After our visit to Lassen Volcanic NP,  we drove back out via route 44 through Susanville, hopping on US 395 to Reno, and then I-580 to Carson City.  Along the way, we filled up the gas tank and our pantry at a friendly Costco in Reno. From Carson City, we entered the Tahoe basin from the east via US Route 50 and then drove south along the eastern shore to reach South Lake Tahoe. That is a strange and funny town. On the NV side of the state line, there are huge hotels, casinos, and a fair amount of campy glitz. As soon as you cross into CA, it becomes a much more pleasant and somewhat old-fashioned tourist town with smaller hotels, and more pleasant surroundings.

Despite being post-Labor Day, the area was quite busy and road traffic along the south shore of the lake was fairly heavy.  Still, we were pleased to be here and loved the scenery.

While visiting the area, be sure to stop by the lakeside Tallac historic site on the lake near Camp Richardson, only a mile from the Fallen Leaf campground. It's a beautiful location, and it is interesting to see how the rich used to hang out at the lake when it was much more challenging to get here.

Fallen Leaf Lake

Fallen Leaf Lake is a beautiful, pristine-looking lake within the Tahoe basin, just south of Lake Tahoe.  Fallen Leaf is much smaller, but stunning in its beauty. There are cabins on the far shore and you'll see the occasional boat or jet-skier, but it's still a amazing location.

Without a doubt, Fallen Leaf Campground is the best place to camp in the Lake Tahoe basin. It is a National Forest campground, and thus attractively priced. As with many NF campgrounds, there were no hookups, but we didn't mind a bit.

They do have a potable water fill-up here. Highly recommended as the water here is fantastic for drinking and anything. Fill up your fresh water tank before setting up camp and again as you leave! We found a dump station at a nearby Thousand Trails / Encore campground. The dump station was easy enough to access, and only cost $5.00. We'd never camp at this Thousand Trails site, however, because the rest rooms / showers are old and tired and everyone is squeezed in like sardines. Fallen Leaf Campground, primitive and unpretentious though it may be, is far superior.

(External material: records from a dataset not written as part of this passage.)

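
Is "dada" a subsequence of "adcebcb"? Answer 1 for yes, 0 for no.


Check if "dada" is a subsequence of "adcebcb"
Greedy scan:
  Position 0 ('a'): no match needed
  Position 1 ('d'): matches sub[0] = 'd'
  Position 2 ('c'): no match needed
  Position 3 ('e'): no match needed
  Position 4 ('b'): no match needed
  Position 5 ('c'): no match needed
  Position 6 ('b'): no match needed
Only matched 1/4 characters => not a subsequence

0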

Kingsbury Grade (NV Route 206)

Given our planned route south and east into the Nevada / California desert, and fires that prevented us from taking Route 89, we decided to leave Lake Tahoe via the Kingsbury Grade, NV route 206. This route would save us valuable time.

The Kingsbury Grade is a relatively famous and dramatic drive with grades of up to 9% as you drop down from Lake Tahoe into the desert below. However, there are no hairpin turns that put you at risk of dragging the back of your RV, and the road is comfortably wide all the way down. We found it a delightfully spectacular ride, and would absolutely take it again in good weather. Climbing this grade might prove to be more of a challenge, but we're confident our rig could handle the upward path as well, though we would likely be quite slow about it.

It's a slow ride due to the grade, of course. We used down-shifting to avoid over-heating our brakes, sometimes going as low as 2nd gear, and that strategy worked fine.

If you are uneasy with steep grades, sharp curves and incredible vistas while the driver keeps all wheels on the road and speeds under control, you may want to take another route - especially if the weather is questionable. We would never consider this route if there were any risk of snow and would probably take another route if heavy rain was in the forecast. Lastly, if you aren't familiar with down-shifting to control your RV's speed vs. just using your brakes, you should avoid this road. If the driver is into this route but the passenger has a fear of heights, this would be a great time for said passenger to take a nap!